Barcelona Sports Institute headquarters enters final phase at Montjuïc
Barcelona is moving its sports nerve center under Montjuïc’s pools, where a 5,143.83-square-meter headquarters will gather training and administration now split across 12 sites.

Barcelona’s sports ecosystem is getting a new center of gravity inside Montjuïc, where the future headquarters of the Institut Barcelona Esports has entered its final construction phase beneath the Piscines Municipals de Montjuïc on Avinguda Miramar. The project now carries a total investment of 11,297,801 euros and is being built for use in the 2028-2029 academic year, a later landing than the original 2024 opening target.
That delay matters, but so does the scale of what is being assembled. The building will cover 5,143.83 square meters over three floors and is designed to bring together sports education functions now spread across 12 Barcelona locations, with at least six spaces folded into one headquarters. For students in vocational sports education and dual-degree football baccalaureate programs, that means a more coherent campus. For coaches and administrators, it means fewer disconnected work sites and a more direct line between training, paperwork and program delivery.

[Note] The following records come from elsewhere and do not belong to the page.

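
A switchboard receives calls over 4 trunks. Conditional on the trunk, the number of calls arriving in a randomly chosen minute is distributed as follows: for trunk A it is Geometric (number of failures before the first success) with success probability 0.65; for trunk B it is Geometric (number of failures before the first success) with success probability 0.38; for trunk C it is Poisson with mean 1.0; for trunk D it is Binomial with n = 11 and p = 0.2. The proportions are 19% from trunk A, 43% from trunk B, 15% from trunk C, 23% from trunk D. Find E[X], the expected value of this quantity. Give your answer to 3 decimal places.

Component means — A: 0.538462; B: 1.63158; C: 1; D: 2.2.
E[X] = 0.19·0.538462 + 0.43·1.63158 + 0.15·1 + 0.23·2.2 = 1.45989.

1.460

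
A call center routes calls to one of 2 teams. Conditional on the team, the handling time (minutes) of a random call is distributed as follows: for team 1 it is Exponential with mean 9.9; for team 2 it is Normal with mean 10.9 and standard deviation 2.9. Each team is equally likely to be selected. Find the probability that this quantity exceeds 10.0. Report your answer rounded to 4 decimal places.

Conditional on each team, P(X > 10.0): 1: 0.364182; 2: 0.621851.
By total probability, P(X > 10.0) = 0.5·0.364182 + 0.5·0.621851 = 0.493016.

0.4930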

The current phase alone carries a budget of 5,613,385 euros, plus another 200,000 euros for exterior landscaping, after earlier foundation and structural work had already absorbed 5,484,416 euros. The city first launched the project in November 2022 with a planned 7.8 million-euro budget and a two-stage schedule. At that stage, 3.4 million euros were tied to an agreement with the Departament d’Educació de la Generalitat, and the city described the future headquarters as a reference center for vocational sports education built to answer growing labor-market demand.
That institutional role is what gives the project its public value. The Institut Barcelona Esports is not a commercial operator; it is the city’s official sports body, based in Sants-Montjuïc near Avinguda de l’Estadi 30-40, and its work includes supporting sports agents across Barcelona, running the Sports Observatory and promoting school-age sport and physical activity. Moving those functions into Montjuïc puts them in the middle of the city’s main sports district, close to the Anella Olímpica, the Piscines Bernat Picornell and the Olympic-era infrastructure that still defines Barcelona’s sporting identity.

The setting is loaded with history. The Bernat Picornell pools, inaugurated in 1970 and renovated for the 1992 Olympics, sit close to the new headquarters site, reinforcing the sense that Barcelona is not just adding office space but tightening the link between legacy venues and today’s training pipeline. The institute’s provisional home at the Institut Rubió i Tudurí school of gardening was always a stopgap; Montjuïc is the intended anchor. For students, coaches, clubs and public-program users, that is the first real payoff: a more centralized system, built where Barcelona’s sports memory and its next generation now meet.